A cilantro Cyclospora outbreak has sickened 218 people in Texas and Wisconsin this summer. Normally, Cyclospora infections are associated with travel to developing countries. But for the last three summers, the parasite has travelled here.
In 2013, 631 people in 25 states were sickened in multiple, overlapping Cyclospora outbreaks from June through December. Health investigators determined that the outbreaks had multiple food sources and that most of the illnesses were linked to tainted produce imported from Mexico.
About 80 percent of the cases were from three states: Iowa, Nebraska and Texas. The 227 cases in Iowa and Nebraska were linked to a commercial bagged salad mix produced by Taylor Farms of Mexico and served at Olive Graden and Red Lobster restaurants. Several lawsuits were filed.
Attorney Ryan Osterholm represented an Iowa woman who contracted a Cyclospora infection after eating at an Olive Garden. She was sick for several weeks and made three trips to the emergency room, according to the complaint.
Cyclospora causes an infection called cyclosporiasis which causes profuse, often explosive, diarrhea that can last up to two months. Other cyclosporiasis symptoms, which can also last more than 60 days, include abdominal cramps, bloating, gas, nausea, fatigue, loss of appetite, weight loss, vomiting, body aches, low-grade fever, and other flu-like symptoms.
The 270 Texas cases in 2013 were linked to contaminated cilantro imported from the Puebla region of Mexico. The cause of the remaining 126 illnesses was never identified.
In 2014, 126 people in Texas were sickened by cilantro sold at grocery stores and served at restaurants. Health officials never disclosed the name of the establishments linked to the outbreak because there was was no product left to test by the time illnesses were discovered. But they did trace back the contaminated cilantro to farms in Mexico’s Puebla region.
So far this summer, 210 cases have been reported in Texas, many of them in Travis County which includes the Austin metropolitan area. The Austin, Dallas and San Antonio metro areas have also been hard hit.
In Wisconsin, eight cases have been linked to the tainted cilantro. All of those who became ill ate at the same restaurant the name of which has not been disclosed by health officials.
U.S. Food and Drug Administration (FDA) officials investigating the outbreak visited cilantro farms and processing facilities in the Puebla area where they found human waste and toilet paper in the fields and other unsanitary conditions.
Several of the operations had no toilet or hand washing facilities. Others lacked soap, toilet paper, paper towels or running water. Crates used to transport the vegetables were visibly dirty, and water used to wash cilantro was vulnerable to contamination from sewage/septic systems. At one firm, water in a holding tank used for employee hand washing contained Cyclospora.
Based on these findings, the FDA concluded that cilantro was being contaminated when the parasite was shed in human feces left in the growing fields and issued an import alert on cilantro from that area. The alert essentially bans cilantro imports from that area, allowing U.S. officials to detain without physical inspection any shipments of fresh in tact or chopped cilantro from the Puebla region from April 1 through August 31. But no cilantro is recalled at this time.
Why no recall? Because, according to the FDA alert, “no single supplier (including retail outlets or distribution centers), packing date, shipping date, or lot code can explain all the illnesses.” The distribution was widespread.
That doesn’t leave cilantro-loving consumers much to go on. The safest route would be to stick with domestic sources of cilantro when shopping at grocery stores and to think carefully about ingredients in dishes when ordering out at restaurants.
Cyclospora is difficult, almost impossible to wash off. And the hardy parasite can survive periods of freezing temperatures. Killing cyclospora with cold temperatures requires that it be frozen for 24 to 48 hours at temperatures lower than 24.8˚ At freezing temperatures above 25˚ F, Cyclospora can survive. But it can’t survive high temperatures, cooking kills the parasite.

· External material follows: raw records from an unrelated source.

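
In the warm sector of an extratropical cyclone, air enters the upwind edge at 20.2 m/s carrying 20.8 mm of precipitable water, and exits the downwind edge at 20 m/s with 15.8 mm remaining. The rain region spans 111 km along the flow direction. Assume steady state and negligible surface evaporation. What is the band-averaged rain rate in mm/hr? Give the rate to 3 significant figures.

Column moisture flux per unit crosswind length is F = V × PW.
Inflow: F_in = 20.2 × 20.8 = 420.16 mm·m/s
Outflow: F_out = 20 × 15.8 = 316 mm·m/s
Steady-state rate R = (F_in − F_out)/L = (420.16 − 316) / 111000 m = 9.384e-04 mm/s.
R = 9.384e-04 × 3600 = 3.38 mm/hr.

R ≈ 3.38 mm/hr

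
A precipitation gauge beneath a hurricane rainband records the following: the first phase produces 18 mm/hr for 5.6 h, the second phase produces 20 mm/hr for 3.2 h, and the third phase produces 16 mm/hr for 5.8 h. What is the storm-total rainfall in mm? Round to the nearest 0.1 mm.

Total = Σ Rᵢ Δtᵢ = 18 × 5.6 + 20 × 3.2 + 16 × 5.8
      = 100.8 + 64 + 92.8 = 257.6 mm.

total ≈ 257.6 mm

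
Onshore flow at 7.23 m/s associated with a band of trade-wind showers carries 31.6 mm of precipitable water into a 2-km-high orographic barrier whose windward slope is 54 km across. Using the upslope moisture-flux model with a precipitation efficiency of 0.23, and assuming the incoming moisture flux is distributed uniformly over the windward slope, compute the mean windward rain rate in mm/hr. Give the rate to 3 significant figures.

R ≈ 3.50 mm/hr

Incoming column moisture flux per unit ridge length: F = V × PW = 7.23 × 31.6 = 228.468 mm·m/s.
Spread over the 54 km slope with efficiency ε = 0.23: R = ε·F/W = 0.23 × 228.468 / 54000 m = 9.731e-04 mm/s.
R = 9.731e-04 × 3600 = 3.50 mm/hr.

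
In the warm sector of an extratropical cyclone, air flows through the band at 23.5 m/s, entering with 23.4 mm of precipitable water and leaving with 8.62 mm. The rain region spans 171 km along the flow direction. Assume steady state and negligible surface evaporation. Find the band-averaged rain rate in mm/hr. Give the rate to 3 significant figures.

R ≈ 7.31 mm/hr

Column moisture flux per unit crosswind length is F = V × PW.
Inflow: F_in = 23.5 × 23.4 = 549.9 mm·m/s
Outflow: F_out = 23.5 × 8.62 = 202.57 mm·m/s
Steady-state rate R = (F_in − F_out)/L = (549.9 − 202.57) / 171000 m = 2.031e-03 mm/s.
R = 2.031e-03 × 3600 = 7.31 mm/hr.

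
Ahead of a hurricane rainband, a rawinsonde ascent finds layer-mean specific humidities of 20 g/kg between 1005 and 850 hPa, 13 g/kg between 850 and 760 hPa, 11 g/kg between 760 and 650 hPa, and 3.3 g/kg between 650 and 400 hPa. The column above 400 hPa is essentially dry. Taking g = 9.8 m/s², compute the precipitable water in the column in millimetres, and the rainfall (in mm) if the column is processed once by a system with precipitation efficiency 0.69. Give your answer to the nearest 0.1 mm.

Precipitable water is the column-integrated vapour mass per unit area: PW = (1/g) Σ q̄ Δp, with q in kg/kg and Δp in Pa (1 kg/m² of water = 1 mm).
Layer 1005–850 hPa: Δp = 155 hPa = 15500 Pa, q̄ = 0.02 kg/kg → 0.02 × 15500 / 9.8 = 31.63 mm
Layer 850–760 hPa: Δp = 90 hPa = 9000 Pa, q̄ = 0.013 kg/kg → 0.013 × 9000 / 9.8 = 11.94 mm
Layer 760–650 hPa: Δp = 110 hPa = 11000 Pa, q̄ = 0.011 kg/kg → 0.011 × 11000 / 9.8 = 12.35 mm
Layer 650–400 hPa: Δp = 250 hPa = 25000 Pa, q̄ = 0.0033 kg/kg → 0.0033 × 25000 / 9.8 = 8.42 mm
PW = 31.63 + 11.94 + 12.35 + 8.42 = 64.34 ≈ 64.3 mm.
Rainfall = ε × PW = 0.69 × 64.3 = 44.4 mm.

PW ≈ 64.3 mm; rainfall ≈ 44.4 mm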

Anyone who does develop symptoms should see a doctor. Tests can confirm if there is a parasitic infection and antibiotics can treat it. Cyclosporiasis is normally treated with Bactrim, Septra, or Cotrim. These drugs contain sulfa and those with allergies to sulfa cannot take it.
In addition to the outbreaks over the last three summers, there has been one other Cyclospora outbreak linked to to cilantro. In 2011, 12 people who ate at a Florida restaurant developed infections.
Other kinds of produce have also caused Cyclospora outbreaks. Raspberries, snow peas, basil, and mesclun have been named as outbreak sources in the past. Last August, three people in the southeastern part of Michigan developed cyclosporiasis. The food source was never identified.